Это были неожиданные, но так о многом говорящие сведения! Предположения Викентия Павловича начинали приобретать плоть и кровь. А тут еще один его запрос подоспел — из банка.
Решив уйти из дому и взяв у отца ценные бумаги, Настя Каретникова плохо тогда в них разбиралась. Однако, рассказывая свою историю Петрусенко, она уже понимала, что к чему. И вспомнила, между прочим, что часть акций принадлежала Волжско-Камскому банку. Отделение этого мощного, пускающего корни по всей стране банка было и здесь, в родном городе Викентия Павловича.

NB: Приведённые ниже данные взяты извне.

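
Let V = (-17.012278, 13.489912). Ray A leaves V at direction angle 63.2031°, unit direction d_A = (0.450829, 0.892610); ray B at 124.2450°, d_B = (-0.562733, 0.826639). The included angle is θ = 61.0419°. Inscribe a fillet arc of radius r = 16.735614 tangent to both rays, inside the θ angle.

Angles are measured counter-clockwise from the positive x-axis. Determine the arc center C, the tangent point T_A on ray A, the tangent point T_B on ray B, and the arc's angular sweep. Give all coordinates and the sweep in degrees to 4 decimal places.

center=(-19.1527,46.3740) T_A=(-4.2143,38.8291) T_B=(-32.9870,36.9563) sweep=118.9581

bisector direction at 93.7241° = (-0.064951,0.997888)
center distance |VC| = r/sin(θ/2) = 16.735614/sin(30.5209°) = 32.953633
C = V + |VC|·bis = (-19.1527,46.3740)
T_A = V + ((C−V)·d_A)·d_A = V + 28.3877·d_A = (-4.2143,38.8291)
T_B = V + ((C−V)·d_B)·d_B = V + 28.3877·d_B = (-32.9870,36.9563)
sweep = 180° − θ = 118.9581°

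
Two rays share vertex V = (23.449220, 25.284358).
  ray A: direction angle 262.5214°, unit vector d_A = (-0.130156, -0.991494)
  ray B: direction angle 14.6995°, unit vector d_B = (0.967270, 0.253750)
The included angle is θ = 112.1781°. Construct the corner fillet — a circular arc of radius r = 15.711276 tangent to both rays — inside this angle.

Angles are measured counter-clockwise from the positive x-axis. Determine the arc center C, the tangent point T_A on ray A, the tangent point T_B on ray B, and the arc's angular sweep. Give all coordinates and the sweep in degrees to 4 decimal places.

bisector direction at 318.6105° = (0.750232,-0.661175)
center distance |VC| = r/sin(θ/2) = 15.711276/sin(56.0891°) = 18.931400
C = V + |VC|·bis = (37.6522,12.7674)
T_A = V + ((C−V)·d_A)·d_A = V + 10.5619·d_A = (22.0745,14.8123)
T_B = V + ((C−V)·d_B)·d_B = V + 10.5619·d_B = (33.6654,27.9644)
sweep = 180° − θ = 67.8219°

center=(37.6522,12.7674) T_A=(22.0745,14.8123) T_B=(33.6654,27.9644) sweep=67.8219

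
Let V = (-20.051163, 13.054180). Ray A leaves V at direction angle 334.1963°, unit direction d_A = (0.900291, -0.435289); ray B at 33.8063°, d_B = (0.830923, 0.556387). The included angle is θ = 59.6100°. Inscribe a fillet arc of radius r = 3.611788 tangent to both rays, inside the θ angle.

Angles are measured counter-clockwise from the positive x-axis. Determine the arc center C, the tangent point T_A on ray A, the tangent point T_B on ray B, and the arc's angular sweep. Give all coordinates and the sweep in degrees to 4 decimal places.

bisector direction at 4.0013° = (0.997562,0.069779)
center distance |VC| = r/sin(θ/2) = 3.611788/sin(29.8050°) = 7.266453
C = V + |VC|·bis = (-12.8024,13.5612)
T_A = V + ((C−V)·d_A)·d_A = V + 6.3053·d_A = (-14.3746,10.3096)
T_B = V + ((C−V)·d_B)·d_B = V + 6.3053·d_B = (-14.8120,16.5623)
sweep = 180° − θ = 120.3900°

center=(-12.8024,13.5612) T_A=(-14.3746,10.3096) T_B=(-14.8120,16.5623) sweep=120.3900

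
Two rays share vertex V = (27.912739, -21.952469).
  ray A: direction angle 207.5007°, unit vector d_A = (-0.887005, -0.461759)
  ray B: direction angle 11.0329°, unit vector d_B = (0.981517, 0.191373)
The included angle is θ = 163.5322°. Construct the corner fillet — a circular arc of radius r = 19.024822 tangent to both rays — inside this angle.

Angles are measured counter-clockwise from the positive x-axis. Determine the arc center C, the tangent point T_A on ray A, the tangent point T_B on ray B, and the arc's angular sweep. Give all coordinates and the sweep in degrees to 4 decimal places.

center=(34.2557,-40.0988) T_A=(25.4708,-23.2237) T_B=(30.6149,-21.4256) sweep=16.4678

bisector direction at 289.2668° = (0.329967,-0.943992)
center distance |VC| = r/sin(θ/2) = 19.024822/sin(81.7661°) = 19.222979
C = V + |VC|·bis = (34.2557,-40.0988)
T_A = V + ((C−V)·d_A)·d_A = V + 2.7530·d_A = (25.4708,-23.2237)
T_B = V + ((C−V)·d_B)·d_B = V + 2.7530·d_B = (30.6149,-21.4256)
sweep = 180° − θ = 16.4678°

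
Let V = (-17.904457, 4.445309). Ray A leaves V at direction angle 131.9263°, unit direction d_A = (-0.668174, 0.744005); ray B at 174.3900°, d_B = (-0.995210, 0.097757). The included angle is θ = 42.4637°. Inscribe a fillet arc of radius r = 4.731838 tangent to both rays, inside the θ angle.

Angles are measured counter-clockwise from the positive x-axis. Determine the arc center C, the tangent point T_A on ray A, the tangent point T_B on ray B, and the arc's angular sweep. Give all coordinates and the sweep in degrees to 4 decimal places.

bisector direction at 153.1582° = (-0.892256,0.451529)
center distance |VC| = r/sin(θ/2) = 4.731838/sin(21.2319°) = 13.066222
C = V + |VC|·bis = (-29.5629,10.3451)
T_A = V + ((C−V)·d_A)·d_A = V + 12.1793·d_A = (-26.0424,13.5068)
T_B = V + ((C−V)·d_B)·d_B = V + 12.1793·d_B = (-30.0254,5.6359)
sweep = 180° − θ = 137.5363°

center=(-29.5629,10.3451) T_A=(-26.0424,13.5068) T_B=(-30.0254,5.6359) sweep=137.5363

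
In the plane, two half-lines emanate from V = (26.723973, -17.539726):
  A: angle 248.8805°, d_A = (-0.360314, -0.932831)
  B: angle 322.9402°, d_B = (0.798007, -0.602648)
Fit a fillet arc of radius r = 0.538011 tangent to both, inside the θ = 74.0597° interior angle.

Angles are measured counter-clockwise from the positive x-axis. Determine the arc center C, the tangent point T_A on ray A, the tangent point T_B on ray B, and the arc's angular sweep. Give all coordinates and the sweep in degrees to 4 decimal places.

center=(26.9689,-18.3989) T_A=(26.4670,-18.2050) T_B=(27.2931,-17.9695) sweep=105.9403

bisector direction at 285.9104° = (0.274133,-0.961692)
center distance |VC| = r/sin(θ/2) = 0.538011/sin(37.0299°) = 0.893363
C = V + |VC|·bis = (26.9689,-18.3989)
T_A = V + ((C−V)·d_A)·d_A = V + 0.7132·d_A = (26.4670,-18.2050)
T_B = V + ((C−V)·d_B)·d_B = V + 0.7132·d_B = (27.2931,-17.9695)
sweep = 180° − θ = 105.9403°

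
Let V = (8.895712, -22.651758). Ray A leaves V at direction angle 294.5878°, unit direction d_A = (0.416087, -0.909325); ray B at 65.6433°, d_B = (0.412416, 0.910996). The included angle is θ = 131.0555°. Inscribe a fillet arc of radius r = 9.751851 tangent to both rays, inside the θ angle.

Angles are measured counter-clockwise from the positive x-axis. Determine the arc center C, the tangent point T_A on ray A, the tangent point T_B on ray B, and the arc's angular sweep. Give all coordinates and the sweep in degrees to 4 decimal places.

bisector direction at 0.1155° = (0.999998,0.002017)
center distance |VC| = r/sin(θ/2) = 9.751851/sin(65.5277°) = 10.714412
C = V + |VC|·bis = (19.6101,-22.6301)
T_A = V + ((C−V)·d_A)·d_A = V + 4.4385·d_A = (10.7425,-26.6878)
T_B = V + ((C−V)·d_B)·d_B = V + 4.4385·d_B = (10.7262,-18.6083)
sweep = 180° − θ = 48.9445°

center=(19.6101,-22.6301) T_A=(10.7425,-26.6878) T_B=(10.7262,-18.6083) sweep=48.9445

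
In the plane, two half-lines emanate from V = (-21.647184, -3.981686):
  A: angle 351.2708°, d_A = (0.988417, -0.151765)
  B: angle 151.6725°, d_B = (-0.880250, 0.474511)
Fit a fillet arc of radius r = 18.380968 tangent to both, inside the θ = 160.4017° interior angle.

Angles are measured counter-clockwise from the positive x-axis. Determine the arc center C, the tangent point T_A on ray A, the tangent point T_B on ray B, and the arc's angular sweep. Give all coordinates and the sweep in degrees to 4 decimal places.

bisector direction at 71.4717° = (0.317774,0.948167)
center distance |VC| = r/sin(θ/2) = 18.380968/sin(80.2009°) = 18.653109
C = V + |VC|·bis = (-15.7197,13.7046)
T_A = V + ((C−V)·d_A)·d_A = V + 3.1747·d_A = (-18.5093,-4.4635)
T_B = V + ((C−V)·d_B)·d_B = V + 3.1747·d_B = (-24.4417,-2.4753)
sweep = 180° − θ = 19.5983°

center=(-15.7197,13.7046) T_A=(-18.5093,-4.4635) T_B=(-24.4417,-2.4753) sweep=19.5983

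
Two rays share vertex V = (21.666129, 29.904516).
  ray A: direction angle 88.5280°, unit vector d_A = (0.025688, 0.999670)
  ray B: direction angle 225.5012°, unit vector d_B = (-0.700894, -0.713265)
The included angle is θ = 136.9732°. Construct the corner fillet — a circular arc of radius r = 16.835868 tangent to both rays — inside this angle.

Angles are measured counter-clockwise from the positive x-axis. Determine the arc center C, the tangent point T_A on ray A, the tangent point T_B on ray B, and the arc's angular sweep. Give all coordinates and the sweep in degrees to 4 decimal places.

center=(5.0063,36.9712) T_A=(21.8366,36.5387) T_B=(17.0147,25.1710) sweep=43.0268

bisector direction at 157.0146° = (-0.920604,0.390497)
center distance |VC| = r/sin(θ/2) = 16.835868/sin(68.4866°) = 18.096627
C = V + |VC|·bis = (5.0063,36.9712)
T_A = V + ((C−V)·d_A)·d_A = V + 6.6364·d_A = (21.8366,36.5387)
T_B = V + ((C−V)·d_B)·d_B = V + 6.6364·d_B = (17.0147,25.1710)
sweep = 180° − θ = 43.0268°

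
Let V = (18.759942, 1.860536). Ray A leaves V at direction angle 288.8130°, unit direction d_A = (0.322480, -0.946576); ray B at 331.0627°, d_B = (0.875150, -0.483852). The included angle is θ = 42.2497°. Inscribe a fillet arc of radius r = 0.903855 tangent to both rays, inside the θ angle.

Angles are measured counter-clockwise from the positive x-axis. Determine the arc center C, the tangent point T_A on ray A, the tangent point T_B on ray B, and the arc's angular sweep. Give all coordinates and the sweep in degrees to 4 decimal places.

bisector direction at 309.9379° = (0.641956,-0.766741)
center distance |VC| = r/sin(θ/2) = 0.903855/sin(21.1248°) = 2.507912
C = V + |VC|·bis = (20.3699,-0.0624)
T_A = V + ((C−V)·d_A)·d_A = V + 2.3394·d_A = (19.5143,-0.3539)
T_B = V + ((C−V)·d_B)·d_B = V + 2.3394·d_B = (20.8072,0.7286)
sweep = 180° − θ = 137.7503°

center=(20.3699,-0.0624) T_A=(19.5143,-0.3539) T_B=(20.8072,0.7286) sweep=137.7503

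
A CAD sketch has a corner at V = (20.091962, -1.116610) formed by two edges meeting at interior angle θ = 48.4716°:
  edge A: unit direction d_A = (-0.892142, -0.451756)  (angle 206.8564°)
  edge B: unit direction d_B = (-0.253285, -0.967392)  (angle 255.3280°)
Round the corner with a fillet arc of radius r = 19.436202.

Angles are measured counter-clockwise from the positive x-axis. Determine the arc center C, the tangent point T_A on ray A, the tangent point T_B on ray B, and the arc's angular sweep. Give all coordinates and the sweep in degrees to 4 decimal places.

center=(-9.6461,-37.9612) T_A=(-18.4266,-20.6213) T_B=(9.1563,-42.8841) sweep=131.5284

bisector direction at 231.0922° = (-0.628069,-0.778158)
center distance |VC| = r/sin(θ/2) = 19.436202/sin(24.2358°) = 47.348452
C = V + |VC|·bis = (-9.6461,-37.9612)
T_A = V + ((C−V)·d_A)·d_A = V + 43.1753·d_A = (-18.4266,-20.6213)
T_B = V + ((C−V)·d_B)·d_B = V + 43.1753·d_B = (9.1563,-42.8841)
sweep = 180° − θ = 131.5284°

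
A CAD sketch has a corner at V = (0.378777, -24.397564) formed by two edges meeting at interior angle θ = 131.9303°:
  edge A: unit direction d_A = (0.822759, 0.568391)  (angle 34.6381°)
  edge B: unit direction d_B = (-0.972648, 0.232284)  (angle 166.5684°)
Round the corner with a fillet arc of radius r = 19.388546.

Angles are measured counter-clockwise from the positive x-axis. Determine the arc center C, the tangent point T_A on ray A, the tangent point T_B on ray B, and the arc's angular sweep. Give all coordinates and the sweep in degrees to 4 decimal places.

bisector direction at 100.6033° = (-0.184007,0.982925)
center distance |VC| = r/sin(θ/2) = 19.388546/sin(65.9651°) = 21.229159
C = V + |VC|·bis = (-3.5275,-3.5309)
T_A = V + ((C−V)·d_A)·d_A = V + 8.6465·d_A = (7.4927,-19.4830)
T_B = V + ((C−V)·d_B)·d_B = V + 8.6465·d_B = (-8.0312,-22.3891)
sweep = 180° − θ = 48.0697°

center=(-3.5275,-3.5309) T_A=(7.4927,-19.4830) T_B=(-8.0312,-22.3891) sweep=48.0697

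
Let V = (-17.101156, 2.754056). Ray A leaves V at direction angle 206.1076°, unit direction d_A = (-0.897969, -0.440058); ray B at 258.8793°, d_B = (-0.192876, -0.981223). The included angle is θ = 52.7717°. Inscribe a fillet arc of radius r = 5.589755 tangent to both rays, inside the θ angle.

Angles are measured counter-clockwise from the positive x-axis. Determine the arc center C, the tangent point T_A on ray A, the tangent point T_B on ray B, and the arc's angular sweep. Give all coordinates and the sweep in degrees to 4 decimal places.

bisector direction at 232.4934° = (-0.608852,-0.793284)
center distance |VC| = r/sin(θ/2) = 5.589755/sin(26.3859°) = 12.577812
C = V + |VC|·bis = (-24.7592,-7.2237)
T_A = V + ((C−V)·d_A)·d_A = V + 11.2675·d_A = (-27.2190,-2.2043)
T_B = V + ((C−V)·d_B)·d_B = V + 11.2675·d_B = (-19.2744,-8.3018)
sweep = 180° − θ = 127.2283°

center=(-24.7592,-7.2237) T_A=(-27.2190,-2.2043) T_B=(-19.2744,-8.3018) sweep=127.2283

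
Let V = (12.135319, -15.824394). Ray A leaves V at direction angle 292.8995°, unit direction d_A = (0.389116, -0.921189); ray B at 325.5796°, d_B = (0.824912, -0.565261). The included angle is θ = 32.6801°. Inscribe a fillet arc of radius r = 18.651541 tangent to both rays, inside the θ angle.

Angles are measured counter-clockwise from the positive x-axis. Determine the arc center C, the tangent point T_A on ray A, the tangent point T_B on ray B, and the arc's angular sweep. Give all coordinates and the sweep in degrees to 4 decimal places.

center=(54.0718,-67.1711) T_A=(36.8902,-74.4288) T_B=(64.6147,-51.7853) sweep=147.3199

bisector direction at 309.2396° = (0.632564,-0.774508)
center distance |VC| = r/sin(θ/2) = 18.651541/sin(16.3401°) = 66.295953
C = V + |VC|·bis = (54.0718,-67.1711)
T_A = V + ((C−V)·d_A)·d_A = V + 63.6182·d_A = (36.8902,-74.4288)
T_B = V + ((C−V)·d_B)·d_B = V + 63.6182·d_B = (64.6147,-51.7853)
sweep = 180° − θ = 147.3199°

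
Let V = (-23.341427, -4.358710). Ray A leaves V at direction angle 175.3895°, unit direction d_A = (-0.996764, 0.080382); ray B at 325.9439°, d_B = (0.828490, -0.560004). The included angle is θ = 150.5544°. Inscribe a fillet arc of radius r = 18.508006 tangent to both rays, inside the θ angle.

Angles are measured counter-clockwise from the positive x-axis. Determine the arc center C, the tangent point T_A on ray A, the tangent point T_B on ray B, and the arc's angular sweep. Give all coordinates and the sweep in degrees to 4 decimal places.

bisector direction at 250.6667° = (-0.331063,-0.943609)
center distance |VC| = r/sin(θ/2) = 18.508006/sin(75.2772°) = 19.136314
C = V + |VC|·bis = (-29.6768,-22.4159)
T_A = V + ((C−V)·d_A)·d_A = V + 4.8634·d_A = (-28.1890,-3.9678)
T_B = V + ((C−V)·d_B)·d_B = V + 4.8634·d_B = (-19.3122,-7.0822)
sweep = 180° − θ = 29.4456°

center=(-29.6768,-22.4159) T_A=(-28.1890,-3.9678) T_B=(-19.3122,-7.0822) sweep=29.4456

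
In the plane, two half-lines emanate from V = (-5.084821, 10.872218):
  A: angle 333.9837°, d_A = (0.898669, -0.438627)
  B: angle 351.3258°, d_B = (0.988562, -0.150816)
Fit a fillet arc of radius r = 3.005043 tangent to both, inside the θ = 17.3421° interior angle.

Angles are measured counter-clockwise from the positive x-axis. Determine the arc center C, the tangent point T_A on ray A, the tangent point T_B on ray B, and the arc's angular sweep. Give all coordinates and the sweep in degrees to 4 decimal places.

bisector direction at 342.6548° = (0.954526,-0.298129)
center distance |VC| = r/sin(θ/2) = 3.005043/sin(8.6710°) = 19.932451
C = V + |VC|·bis = (13.9412,4.9298)
T_A = V + ((C−V)·d_A)·d_A = V + 19.7046·d_A = (12.6231,2.2292)
T_B = V + ((C−V)·d_B)·d_B = V + 19.7046·d_B = (14.3944,7.9005)
sweep = 180° − θ = 162.6579°

center=(13.9412,4.9298) T_A=(12.6231,2.2292) T_B=(14.3944,7.9005) sweep=162.6579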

Столичное управление сыскной полиции временами привлекало следователя к раскрытию запутанных и опасных дел, однако жил и работал он именно здесь, в губернском городе Харькове. И хотя особенно рассчитывать на то, что каретниковские акции попали в здешний филиал, не приходилось, у Петрусенко надежда была. Ведь не даром Константин Журин говорил Насте о большом городе Харькове, где нетрудно затеряться. Услышав об этом из уст девушки, Викентий Павлович еще тогда взял на заметку: Журин, похоже, в Харькове бывал, и не раз. Возможно, есть знакомые и место, где можно укрыться. А раз так — чем черт не шутит!